由奈「いいえ。それを口実にしてデートしてるんです、お姉ちゃんは。」

亮「由奈ちゃんは高3だからねぇ。でも、好きな人とかはいるんでしょう?」

由奈「別に・・・これと言っては・・・」

 

 由奈は言葉をにごす。

 

亮「じゃあさっ、今度デートしない?たまには息抜きも必要でしょう?」

由奈「でも・・・」

 

 由奈は上手に断る言葉をみつけられずにいた。

 

亮「考えといてよ。」

 

 その時1階から声がした。

 

理奈「ただいまーっ!母さん、お客さんよぉー。」

 

 出かけていたはずの理奈の声だった。

 由奈はその客という言葉がひっかかってしようがなかった。

 雅人かも知れないと思ったのだ。

 そして、その予感はあたっていた。

 

理奈「由奈、あんたもおりてきてちょうだいよ。」

由奈「なによぉ。」

 

 理奈があらたまって茶の間に正座した。そのとなりには雅人がいた。

 

理奈「私、結婚します!!」

真奈実「何て言ったの、理奈。」

理奈「私、この人と結婚しますっ!!」

雅人「お父さん、お母さんよろしくお願いします。
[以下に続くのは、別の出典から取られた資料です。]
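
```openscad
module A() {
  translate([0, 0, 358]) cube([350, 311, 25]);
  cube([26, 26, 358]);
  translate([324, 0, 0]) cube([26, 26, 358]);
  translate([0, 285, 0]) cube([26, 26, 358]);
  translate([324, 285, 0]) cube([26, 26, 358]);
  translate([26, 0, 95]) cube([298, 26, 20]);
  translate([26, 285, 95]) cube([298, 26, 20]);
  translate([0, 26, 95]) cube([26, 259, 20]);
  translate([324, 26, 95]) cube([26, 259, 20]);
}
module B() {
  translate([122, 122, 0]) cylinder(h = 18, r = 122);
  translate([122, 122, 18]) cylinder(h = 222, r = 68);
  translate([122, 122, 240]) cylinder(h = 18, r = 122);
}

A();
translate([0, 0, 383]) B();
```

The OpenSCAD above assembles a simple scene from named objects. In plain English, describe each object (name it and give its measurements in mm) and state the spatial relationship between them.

A is a simple wooden stool: a rectangular seat 350 mm (x) by 311 mm (y), 25 mm thick, top face at z = 383 mm, on four square legs, each 26×26 mm in cross-section. The legs rest on z = 0, each flush with a corner of the seat. Four stretchers, 26 mm wide and 20 mm tall, connect adjacent legs with their undersides at z = 95 mm, each running between the inner faces of the legs it joins and aligned with the legs' outer faces on the other axis.

B is a spool: two coaxial disc flanges of radius 122 mm and thickness 18 mm, joined by a core cylinder of radius 68 mm and height 222 mm. The lower flange rests on z = 0 and the three cylinders share a vertical axis.

The spool is on top of the stool.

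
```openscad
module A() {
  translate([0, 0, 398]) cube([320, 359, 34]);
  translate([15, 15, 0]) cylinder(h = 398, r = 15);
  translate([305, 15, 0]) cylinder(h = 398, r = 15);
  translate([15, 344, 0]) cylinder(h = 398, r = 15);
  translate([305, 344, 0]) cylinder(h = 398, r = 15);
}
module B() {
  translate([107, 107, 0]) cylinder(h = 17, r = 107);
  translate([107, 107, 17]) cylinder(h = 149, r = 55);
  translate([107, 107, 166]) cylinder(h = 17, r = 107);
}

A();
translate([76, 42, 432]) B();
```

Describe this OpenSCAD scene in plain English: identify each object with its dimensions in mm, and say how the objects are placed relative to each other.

A is a four-legged stool. The seat is a 320×359×34 mm slab whose top surface is at z = 432 mm; four round legs, each 30 mm in diameter, run from the floor (z = 0) to the underside of the seat, each leg's axis is inset half a diameter from the nearest pair of seat edges (so the leg's bounding box is flush with the corner).

B is a spool: two coaxial disc flanges of radius 107 mm and thickness 17 mm, joined by a core cylinder of radius 55 mm and height 149 mm. The lower flange rests on z = 0 and the three cylinders share a vertical axis.

The spool is on top of the stool.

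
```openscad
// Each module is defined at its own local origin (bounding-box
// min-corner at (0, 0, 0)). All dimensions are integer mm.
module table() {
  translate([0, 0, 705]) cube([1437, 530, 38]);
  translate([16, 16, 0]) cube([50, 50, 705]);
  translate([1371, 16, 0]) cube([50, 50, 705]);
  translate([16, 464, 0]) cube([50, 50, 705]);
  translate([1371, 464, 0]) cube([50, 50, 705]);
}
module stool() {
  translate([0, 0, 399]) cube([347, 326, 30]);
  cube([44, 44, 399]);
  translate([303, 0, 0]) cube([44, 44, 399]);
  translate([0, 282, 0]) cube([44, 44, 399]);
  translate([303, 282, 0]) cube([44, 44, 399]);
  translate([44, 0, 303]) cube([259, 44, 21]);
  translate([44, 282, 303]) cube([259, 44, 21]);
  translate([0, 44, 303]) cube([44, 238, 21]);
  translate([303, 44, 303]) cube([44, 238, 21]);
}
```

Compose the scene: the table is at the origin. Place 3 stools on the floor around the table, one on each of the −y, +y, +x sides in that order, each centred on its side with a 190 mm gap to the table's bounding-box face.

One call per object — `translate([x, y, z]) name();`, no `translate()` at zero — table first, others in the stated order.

table();
translate([545, -516, 0]) stool();
translate([545, 720, 0]) stool();
translate([1627, 102, 0]) stool();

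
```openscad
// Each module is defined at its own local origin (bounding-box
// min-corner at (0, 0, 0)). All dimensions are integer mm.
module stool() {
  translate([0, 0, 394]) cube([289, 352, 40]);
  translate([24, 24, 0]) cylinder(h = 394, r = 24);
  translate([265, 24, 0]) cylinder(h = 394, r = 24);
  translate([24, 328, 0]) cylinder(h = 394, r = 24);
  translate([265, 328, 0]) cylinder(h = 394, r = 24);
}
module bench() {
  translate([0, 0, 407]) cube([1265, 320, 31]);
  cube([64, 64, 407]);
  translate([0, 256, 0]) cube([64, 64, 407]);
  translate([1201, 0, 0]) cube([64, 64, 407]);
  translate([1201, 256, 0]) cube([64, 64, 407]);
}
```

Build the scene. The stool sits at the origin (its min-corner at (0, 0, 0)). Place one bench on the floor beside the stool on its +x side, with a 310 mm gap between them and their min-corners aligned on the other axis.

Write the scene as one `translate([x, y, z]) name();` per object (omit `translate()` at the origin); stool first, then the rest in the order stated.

stool();
translate([599, 0, 0]) bench();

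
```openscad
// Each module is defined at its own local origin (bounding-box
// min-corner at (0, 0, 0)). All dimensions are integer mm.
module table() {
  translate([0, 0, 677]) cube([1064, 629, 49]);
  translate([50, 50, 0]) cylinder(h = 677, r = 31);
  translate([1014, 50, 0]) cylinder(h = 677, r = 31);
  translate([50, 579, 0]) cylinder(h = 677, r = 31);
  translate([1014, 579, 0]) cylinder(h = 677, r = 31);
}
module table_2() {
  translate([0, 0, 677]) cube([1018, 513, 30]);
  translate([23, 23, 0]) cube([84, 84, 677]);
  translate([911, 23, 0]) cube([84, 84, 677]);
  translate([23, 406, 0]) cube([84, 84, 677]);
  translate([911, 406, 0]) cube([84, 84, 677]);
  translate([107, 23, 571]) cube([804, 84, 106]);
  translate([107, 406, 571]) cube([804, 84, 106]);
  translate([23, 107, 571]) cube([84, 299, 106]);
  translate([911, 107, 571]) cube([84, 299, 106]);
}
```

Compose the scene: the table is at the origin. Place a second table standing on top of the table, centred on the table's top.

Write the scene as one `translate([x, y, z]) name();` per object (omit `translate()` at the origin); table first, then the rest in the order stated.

table();
translate([23, 58, 726]) table_2();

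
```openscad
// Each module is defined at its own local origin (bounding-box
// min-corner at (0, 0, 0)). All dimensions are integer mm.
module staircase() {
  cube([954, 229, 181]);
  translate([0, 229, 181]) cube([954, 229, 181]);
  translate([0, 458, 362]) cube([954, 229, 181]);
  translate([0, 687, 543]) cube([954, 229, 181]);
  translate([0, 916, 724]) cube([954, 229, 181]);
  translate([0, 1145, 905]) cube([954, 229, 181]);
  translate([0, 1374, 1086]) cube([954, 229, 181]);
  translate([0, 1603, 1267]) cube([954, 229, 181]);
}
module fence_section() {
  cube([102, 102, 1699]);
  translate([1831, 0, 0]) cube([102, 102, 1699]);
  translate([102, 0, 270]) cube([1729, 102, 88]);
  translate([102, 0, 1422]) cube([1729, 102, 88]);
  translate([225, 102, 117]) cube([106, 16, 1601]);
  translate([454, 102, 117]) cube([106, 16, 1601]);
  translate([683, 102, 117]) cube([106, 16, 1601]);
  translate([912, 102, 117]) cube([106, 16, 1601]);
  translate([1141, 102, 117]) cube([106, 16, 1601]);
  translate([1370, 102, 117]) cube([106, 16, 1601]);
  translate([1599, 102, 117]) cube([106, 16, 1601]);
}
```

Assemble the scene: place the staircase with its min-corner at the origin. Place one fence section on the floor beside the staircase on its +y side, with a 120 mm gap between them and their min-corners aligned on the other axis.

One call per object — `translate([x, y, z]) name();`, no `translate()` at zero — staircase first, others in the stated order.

staircase();
translate([0, 1952, 0]) fence_section();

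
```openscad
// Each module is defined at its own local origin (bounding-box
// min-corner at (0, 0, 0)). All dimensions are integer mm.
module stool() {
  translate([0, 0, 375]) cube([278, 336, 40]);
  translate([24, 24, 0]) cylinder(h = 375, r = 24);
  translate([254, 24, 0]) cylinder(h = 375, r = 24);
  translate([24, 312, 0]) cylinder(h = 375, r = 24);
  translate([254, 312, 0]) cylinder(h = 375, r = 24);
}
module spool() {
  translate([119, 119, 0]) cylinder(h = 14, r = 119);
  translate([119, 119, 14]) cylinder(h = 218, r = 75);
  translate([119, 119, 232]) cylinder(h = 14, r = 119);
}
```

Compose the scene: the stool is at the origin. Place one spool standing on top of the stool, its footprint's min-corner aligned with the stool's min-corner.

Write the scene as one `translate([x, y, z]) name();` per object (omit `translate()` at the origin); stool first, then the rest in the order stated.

stool();
translate([0, 0, 415]) spool();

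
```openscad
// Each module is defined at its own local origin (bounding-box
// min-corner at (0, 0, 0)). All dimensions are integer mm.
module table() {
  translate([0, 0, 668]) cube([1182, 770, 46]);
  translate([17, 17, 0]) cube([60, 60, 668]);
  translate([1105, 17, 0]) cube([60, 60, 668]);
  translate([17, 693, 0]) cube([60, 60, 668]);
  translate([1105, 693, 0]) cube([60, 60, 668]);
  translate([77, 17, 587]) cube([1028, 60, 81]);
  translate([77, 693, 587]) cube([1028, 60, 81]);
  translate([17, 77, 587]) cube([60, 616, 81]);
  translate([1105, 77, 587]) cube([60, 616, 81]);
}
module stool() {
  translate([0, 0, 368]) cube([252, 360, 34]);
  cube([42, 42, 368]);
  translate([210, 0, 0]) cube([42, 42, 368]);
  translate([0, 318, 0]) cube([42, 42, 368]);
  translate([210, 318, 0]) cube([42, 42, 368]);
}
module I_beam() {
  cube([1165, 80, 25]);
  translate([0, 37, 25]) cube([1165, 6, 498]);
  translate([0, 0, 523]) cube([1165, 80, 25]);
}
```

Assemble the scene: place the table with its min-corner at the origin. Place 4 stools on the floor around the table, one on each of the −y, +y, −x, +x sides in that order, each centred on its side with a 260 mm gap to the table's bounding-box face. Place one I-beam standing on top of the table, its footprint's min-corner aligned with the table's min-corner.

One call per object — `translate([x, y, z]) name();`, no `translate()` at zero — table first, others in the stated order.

table();
translate([465, -620, 0]) stool();
translate([465, 1030, 0]) stool();
translate([-512, 205, 0]) stool();
translate([1442, 205, 0]) stool();
translate([0, 0, 714]) I_beam();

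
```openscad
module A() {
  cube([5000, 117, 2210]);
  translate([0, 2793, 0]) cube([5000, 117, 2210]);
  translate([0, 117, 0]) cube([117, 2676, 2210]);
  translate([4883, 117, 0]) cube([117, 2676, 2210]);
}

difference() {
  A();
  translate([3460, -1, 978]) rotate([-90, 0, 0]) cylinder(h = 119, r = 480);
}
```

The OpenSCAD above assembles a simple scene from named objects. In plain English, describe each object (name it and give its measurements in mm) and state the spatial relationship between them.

A is a box-shaped house frame (walls only): outside footprint 5000×2910 mm, wall height 2210 mm, wall thickness 117 mm. The two y-facing walls run the full x-width; the two x-facing walls fit between the inner faces of the y-facing walls.

The house frame has a circular hole of radius 480 mm through its front wall, centred at (x = 3460, z = 978).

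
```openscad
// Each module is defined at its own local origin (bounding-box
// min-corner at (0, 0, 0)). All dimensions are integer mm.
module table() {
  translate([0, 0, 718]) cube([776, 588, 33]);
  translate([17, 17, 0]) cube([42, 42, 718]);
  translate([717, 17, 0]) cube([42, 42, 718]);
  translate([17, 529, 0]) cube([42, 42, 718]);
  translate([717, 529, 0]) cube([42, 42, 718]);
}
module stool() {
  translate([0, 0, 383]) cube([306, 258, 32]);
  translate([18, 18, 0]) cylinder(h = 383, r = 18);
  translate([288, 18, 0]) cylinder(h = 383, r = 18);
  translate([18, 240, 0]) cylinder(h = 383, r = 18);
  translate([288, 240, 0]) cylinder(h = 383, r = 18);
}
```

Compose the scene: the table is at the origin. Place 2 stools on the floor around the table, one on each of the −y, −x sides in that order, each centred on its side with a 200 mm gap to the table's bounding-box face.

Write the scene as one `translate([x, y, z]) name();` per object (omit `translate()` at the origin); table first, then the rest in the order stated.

table();
translate([235, -458, 0]) stool();
translate([-506, 165, 0]) stool();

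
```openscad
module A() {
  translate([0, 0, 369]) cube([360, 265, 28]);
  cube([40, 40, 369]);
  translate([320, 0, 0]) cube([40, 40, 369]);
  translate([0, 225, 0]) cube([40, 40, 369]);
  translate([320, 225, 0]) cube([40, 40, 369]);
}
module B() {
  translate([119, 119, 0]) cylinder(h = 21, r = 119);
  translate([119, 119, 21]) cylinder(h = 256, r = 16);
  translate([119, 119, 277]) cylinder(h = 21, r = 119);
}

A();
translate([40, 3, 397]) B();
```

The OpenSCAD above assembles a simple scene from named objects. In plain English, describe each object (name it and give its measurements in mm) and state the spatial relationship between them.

A is a four-legged stool. The seat is a 360×265×28 mm slab whose top surface is at z = 397 mm; four square legs, each 40×40 mm in cross-section, run from the floor (z = 0) to the underside of the seat, each flush with a corner of the seat.

B is a spool: two coaxial disc flanges of radius 119 mm and thickness 21 mm, joined by a core cylinder of radius 16 mm and height 256 mm. The lower flange rests on z = 0 and the three cylinders share a vertical axis.

The spool is on top of the stool.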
」

秋生「理奈、お前はいくつだ?」

理奈「ことしで20才(はたち)になりました。」

秋生「君は?」

 

 父さんは、雅人さんに話しかける。意外とおちついている様子だ。

 

雅人「19才です。」

秋生「今、何をしているのかね。」

雅人「専門学校でジャーナリストになるための勉強をしています。」

秋生「ダメだ、理奈。ふたりとも学生なのに、どうやって暮らすんだ?」

 

 私は黙っていられなかった。

 

由奈「父さん、お姉ちゃんたちを認めてあげて。浅井さんなんだから・・・」

 

 由奈は思わず泣きながら父親にうったえていた。

 自分をふった男と自分がふられることを知っていた姉・・・

 でも、だからこそ今はお似合いに思えていた。

 

 そして母さんも話し始めた。

 

真奈実「お父さん、人生は1度きりのかけだわ。18年前、私が舞台を捨てた時

あなたはそう言ったわ。理奈にもそういう時がきたのよ。」

由奈「父さん・・・・・・」

 

 

 しばらく父は考えこんでいた。

 茶の間は重い空気に包まれていた。

 

秋生「わかった。ただし・・・理奈、大学へ行きたいのなら自分で何とかしなさい。

   暮らすことで精一杯でも私は知らん。お前は大人なんだからな。

   雅人君、君は学校へ行きなさい。

   ご両親がなんと言うかわからんが、何と言おうと学校へ行きなさい。

   学費は私がだしてもいい。

   もちろんご両親が出してくれるのなら、それはそれでいいのだが・・・」

 

 姉さんと雅人さんの結婚はこんな風にトントン拍子で決まった。

 そして、姉さんは大学をやめて就職した。

 9月の終わりの日のことだった。